Mojgan Kavousi, écrivaine kurde du Kurdistan d’Iran, déclare à propos des tombes kurdes du Rojava détruites par les gangs de Damas : « Même la mort n’a pas réussi à faire de nous des frères. »
Kavousi* a publié la photo de la destruction d’un cimetière militaire de Raqqa où étaient enterrés des combattants kurdes et arabes ayant perdu la vie lors de la lutte contre le groupe État islamique (DAECH / ISIS). Les gangs de Damas ont menacé les familles des martyrs à Raqqa et dans d’autres villes, forçant les familles exhumer les corps du cimetière des martyrs et les inhumer dans un cimetière civil.
Mojgan Kavousi est une chercheuse, auteure, traductrice et une ancienne prisonnière politique kurde.
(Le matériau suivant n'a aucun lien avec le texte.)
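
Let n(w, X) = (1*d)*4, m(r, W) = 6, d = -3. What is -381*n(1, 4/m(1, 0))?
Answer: 4572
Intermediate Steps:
n(w, X) = -12 (n(w, X) = (1*(-3))*4 = -3*4 = -12)
-381*n(1, 4/m(1, 0)) = -381*(-12) = 4572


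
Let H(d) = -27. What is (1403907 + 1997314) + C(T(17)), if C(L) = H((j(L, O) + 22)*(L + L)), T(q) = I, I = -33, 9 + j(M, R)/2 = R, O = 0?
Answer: 3401194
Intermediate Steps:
j(M, R) = -18 + 2*R
T(q) = -33
C(L) = -27
(1403907 + 1997314) + C(T(17)) = (1403907 + 1997314) - 27 = 3401221 - 27 = 3401194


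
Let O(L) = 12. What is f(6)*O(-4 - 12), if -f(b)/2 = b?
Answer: -144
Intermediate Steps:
f(b) = -2*b
f(6)*O(-4 - 12) = -2*6*12 = -12*12 = -144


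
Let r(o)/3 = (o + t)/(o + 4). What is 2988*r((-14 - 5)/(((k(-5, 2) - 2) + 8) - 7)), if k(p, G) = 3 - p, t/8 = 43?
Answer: 2379444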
Adepte de la religion yarsan, elle a consacré son travail à l’identité et à l’histoire kurdes, notamment en réalisant le documentaire Hiwa sur la langue kurde à Kelardasht et en traduisant l’ouvrage Anfal et l’histoire de Teymour, qui relate la conservation des charniers durant la campagne d’Anfal.
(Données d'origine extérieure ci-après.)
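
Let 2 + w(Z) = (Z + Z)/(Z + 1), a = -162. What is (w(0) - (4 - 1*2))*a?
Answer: 648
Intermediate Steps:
w(Z) = -2 + 2*Z/(1 + Z) (w(Z) = -2 + (Z + Z)/(Z + 1) = -2 + (2*Z)/(1 + Z) = -2 + 2*Z/(1 + Z))
(w(0) - (4 - 1*2))*a = (-2/(1 + 0) - (4 - 1*2))*(-162) = (-2/1 - (4 - 2))*(-162) = (-2*1 - 1*2)*(-162) = (-2 - 2)*(-162) = -4*(-162) = 648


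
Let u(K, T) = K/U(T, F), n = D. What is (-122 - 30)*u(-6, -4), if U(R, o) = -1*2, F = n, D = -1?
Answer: -456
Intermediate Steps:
n = -1
F = -1
U(R, o) = -2
u(K, T) = -K/2 (u(K, T) = K/(-2) = K*(-1/2) = -K/2)
(-122 - 30)*u(-6, -4) = (-122 - 30)*(-1/2*(-6)) = -152*3 = -456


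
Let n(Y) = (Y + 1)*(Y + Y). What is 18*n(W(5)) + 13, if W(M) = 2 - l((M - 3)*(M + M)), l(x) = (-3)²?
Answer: 1525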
Son activisme lui a valu des arrestations répétées : elle a été détenue une première fois en novembre 2019 suite aux manifestations nationales (Kurdistan) et a purgé une peine jusqu’en janvier 2022. Elle a été arrêtée à nouveau le 22 septembre 2022, lors des manifestations « Femme, Vie, Liberté » (Jin, Jiyan, Azadî).
À la fin du XVIIIe et au début du XIXe siècle, sous la dynastie Qajar, de nombreuses communautés kurdes, notamment les Khvajavand, furent déplacées de force de régions comme Kirmaşan (Kermanshah) et d’autres parties du Kurdistan vers Kelardasht, dans le nord de l’Iran. Si le gouvernement central utilisait officiellement ces communautés kurdes comme « tampon » militaire contre les incursions russes, cette mesure servait également une politique d’assimilation systématique.
En isolant ces lignées de leur berceau géographique et en les entourant d’influences persanes et mazandraniennes, l’État a cherché à éroder leurs liens linguistiques et culturels distincts avec le Kurdistan. Malgré des siècles de pression à l’assimilation à la culture dominante, ces communautés ont résisté à la pression et ont préservé leur identité. Elles continuent aujourd’hui encore de parler leur langue maternelle, même sous la pression politique.